Yes, Arab Strap — that's core duo Malcolm Middleton on most things musical and Aidan Moffat on most things not — are indeed the anti-Britneys of the current music scene, most definitely not "*NSync" with these times. Not for them, a well-adjusted world fueled by Prozac and Viagra: "I pulled the ex last night, but I couldn't get it up," intones Moffat in his characteristically becalmed brogue on this impressive live album's opening track, "Intro/ My Favourite Muse." "Too much to drink, too much to say," he explains. "She picked her clothes up off the floor and headed for the door." Such anticlimaxes are not uncommon in the twilight world of the Strap, where the little things are indeed the big things.
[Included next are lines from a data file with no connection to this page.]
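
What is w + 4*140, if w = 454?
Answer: 1014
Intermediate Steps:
w + 4*140 = 454 + 4*140 = 454 + 560 = 1014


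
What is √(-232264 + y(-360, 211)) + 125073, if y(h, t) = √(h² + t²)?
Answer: 125073 + √(-232264 + √174121) ≈ 1.2507e+5 + 481.5*I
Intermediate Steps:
√(-232264 + y(-360, 211)) + 125073 = √(-232264 + √((-360)² + 211²)) + 125073 = √(-232264 + √(129600 + 44521)) + 125073 = √(-232264 + √174121) + 125073 = 125073 + √(-232264 + √174121)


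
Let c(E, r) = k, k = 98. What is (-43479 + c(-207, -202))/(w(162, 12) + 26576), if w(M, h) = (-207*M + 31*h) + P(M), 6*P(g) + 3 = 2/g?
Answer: 10541583/1600519 ≈ 6.5863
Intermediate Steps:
P(g) = -½ + 1/(3*g) (P(g) = -½ + (2/g)/6 = -½ + 1/(3*g))
w(M, h) = -207*M + 31*h + (2 - 3*M)/(6*M) (w(M, h) = (-207*M + 31*h) + (2 - 3*M)/(6*M) = -207*M + 31*h + (2 - 3*M)/(6*M))
c(E, r) = 98
(-43479 + c(-207, -202))/(w(162, 12) + 26576) = (-43479 + 98)/((-½ - 207*162 + 31*12 + (⅓)/162) + 26576) = -43381/((-½ - 33534 + 372 + (⅓)*(1/162)) + 26576) = -43381/((-½ - 33534 + 372 + 1/486) + 26576) = -43381/(-8058487/243 + 26576) = -43381/(-1600519/243) = -43381*(-243/1600519) = 10541583/1600519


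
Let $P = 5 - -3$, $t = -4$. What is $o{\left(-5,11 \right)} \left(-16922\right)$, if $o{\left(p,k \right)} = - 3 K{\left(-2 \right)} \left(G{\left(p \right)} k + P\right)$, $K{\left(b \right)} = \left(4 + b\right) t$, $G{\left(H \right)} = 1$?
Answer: $-7716432$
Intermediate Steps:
$K{\left(b \right)} = -16 - 4 b$ ($K{\left(b \right)} = \left(4 + b\right) \left(-4\right) = -16 - 4 b$)
$P = 8$ ($P = 5 + 3 = 8$)
$o{\left(p,k \right)} = 192 + 24 k$ ($o{\left(p,k \right)} = - 3 \left(-16 - -8\right) \left(1 k + 8\right) = - 3 \left(-16 + 8\right) \left(k + 8\right) = \left(-3\right) \left(-8\right) \left(8 + k\right) = 24 \left(8 + k\right) = 192 + 24 k$)
$o{\left(-5,11 \right)} \left(-16922\right) = \left(192 + 24 \cdot 11\right) \left(-16922\right) = \left(192 + 264\right) \left(-16922\right) = 456 \left(-16922\right) = -7716432$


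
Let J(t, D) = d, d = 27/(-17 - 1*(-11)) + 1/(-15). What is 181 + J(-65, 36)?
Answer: 5293/30 ≈ 176.43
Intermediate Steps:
d = -137/30 (d = 27/(-17 + 11) + 1*(-1/15) = 27/(-6) - 1/15 = 27*(-1/6) - 1/15 = -9/2 - 1/15 = -137/30 ≈ -4.5667)
J(t, D) = -137/30
181 + J(-65, 36) = 181 - 137/30 = 5293/30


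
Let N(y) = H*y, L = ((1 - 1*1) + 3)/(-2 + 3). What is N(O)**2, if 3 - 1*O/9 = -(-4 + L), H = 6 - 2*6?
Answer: 11664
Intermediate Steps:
L = 3 (L = ((1 - 1) + 3)/1 = (0 + 3)*1 = 3*1 = 3)
H = -6 (H = 6 - 12 = -6)
O = 18 (O = 27 - (-9)*(-4 + 3) = 27 - (-9)*(-1) = 27 - 9*1 = 27 - 9 = 18)
N(y) = -6*y
N(O)**2 = (-6*18)**2 = (-108)**2 = 11664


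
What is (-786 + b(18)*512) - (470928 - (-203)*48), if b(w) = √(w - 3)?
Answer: -481458 + 512*√15 ≈ -4.7948e+5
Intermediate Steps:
b(w) = √(-3 + w)
(-786 + b(18)*512) - (470928 - (-203)*48) = (-786 + √(-3 + 18)*512) - (470928 - (-203)*48) = (-786 + √15*512) - (470928 - 1*(-9744)) = (-786 + 512*√15) - (470928 + 9744) = (-786 + 512*√15) - 1*480672 = (-786 + 512*√15) - 480672 = -481458 + 512*√15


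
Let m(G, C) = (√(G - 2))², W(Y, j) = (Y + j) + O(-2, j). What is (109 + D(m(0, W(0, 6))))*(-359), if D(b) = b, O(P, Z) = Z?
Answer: -38413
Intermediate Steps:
W(Y, j) = Y + 2*j (W(Y, j) = (Y + j) + j = Y + 2*j)
m(G, C) = -2 + G (m(G, C) = (√(-2 + G))² = -2 + G)
(109 + D(m(0, W(0, 6))))*(-359) = (109 + (-2 + 0))*(-359) = (109 - 2)*(-359) = 107*(-359) = -38413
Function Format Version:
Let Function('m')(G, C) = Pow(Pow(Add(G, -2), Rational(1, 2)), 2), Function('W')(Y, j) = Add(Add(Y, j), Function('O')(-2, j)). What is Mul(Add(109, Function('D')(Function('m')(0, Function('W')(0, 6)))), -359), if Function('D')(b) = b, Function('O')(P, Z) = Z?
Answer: -38413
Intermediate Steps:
Function('W')(Y, j) = Add(Y, Mul(2, j)) (Function('W')(Y, j) = Add(Add(Y, j), j) = Add(Y, Mul(2, j)))
Function('m')(G, C) = Add(-2, G) (Function('m')(G, C) = Pow(Pow(Add(-2, G), Rational(1, 2)), 2) = Add(-2, G))
Mul(Add(109, Function('D')(Function('m')(0, Function('W')(0, 6)))), -359) = Mul(Add(109, Add(-2, 0)), -359) = Mul(Add(109, -2), -359) = Mul(107, -359) = -38413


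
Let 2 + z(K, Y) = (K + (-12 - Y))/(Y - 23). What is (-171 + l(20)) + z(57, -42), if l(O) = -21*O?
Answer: -38632/65 ≈ -594.34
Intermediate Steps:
z(K, Y) = -2 + (-12 + K - Y)/(-23 + Y) (z(K, Y) = -2 + (K + (-12 - Y))/(Y - 23) = -2 + (-12 + K - Y)/(-23 + Y))
(-171 + l(20)) + z(57, -42) = (-171 - 21*20) + (34 + 57 - 3*(-42))/(-23 - 42) = (-171 - 420) + (34 + 57 + 126)/(-65) = -591 - 1/65*217 = -591 - 217/65 = -38632/65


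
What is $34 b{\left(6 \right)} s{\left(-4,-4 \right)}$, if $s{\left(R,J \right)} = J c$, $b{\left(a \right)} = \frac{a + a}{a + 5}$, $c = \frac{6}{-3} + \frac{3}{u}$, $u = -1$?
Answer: $\frac{8160}{11} \approx 741.82$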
For those already familiar with the discreet charms of previous Strap studio efforts, such as 1996's The Week Never Starts Round Here and '98's Philophobia (the latter of which comprises the bulk of the source material for this set), the big kick here is how deftly Arab Strap transform to the stage their brand of low-key melancholia. (Imagine Charles Bukowski or Irvine Welsh reading poetry with musical accompaniment provided by Joy Division, and you've got the general idea.) While the basic Arab Strap sound as heard on "Here We Go" — circular guitar riffs, sparkling keyboards and the odd clicking drum machine — remains the band's signature, with its aural majesty belying the often sordid subject matter recounted in Moffat's slurry sing-speak, the bedsit vibe of songs such as "New Birds" (RealAudio excerpt) and "Piglet" (RealAudio excerpt) are dynamically transformed here with the help of new lineup additions Gary Miller (bass) and David Gow (drums/keyboards). The latter, a tale of jealousy, betrayal and resentment, especially rages as Moffat delivers a knockout evaluation of an ex-lover ("When we were out with your friends, I might as well have been no one/ And you can't get over your dead dog … Well, it takes one to know one"), followed by a howling electric guitar that drives the emotional pitch even higher.

While "Piglet" merely nicks the drum pattern from Joy Divison's "Passover," the boys go whole hog on "Girls of Summer" (RealAudio excerpt), which sports a lengthy coda that could have been taken straight from "Blue Monday"–era New Order. Yet it is here the difference between Arab Strap and their most obvious influences is also quite apparent. Where modernists Joy Division and early New Order were emotionally forbidding and glacial, Arab Strap is wide-open and messy, preferring to make its art by depicting the choices and actions of everyday life — both good and bad — that define us.

In the light of that and an increasingly anti-human cyberworld, there are worse things than to lift a pint, or three, with Arab Strap.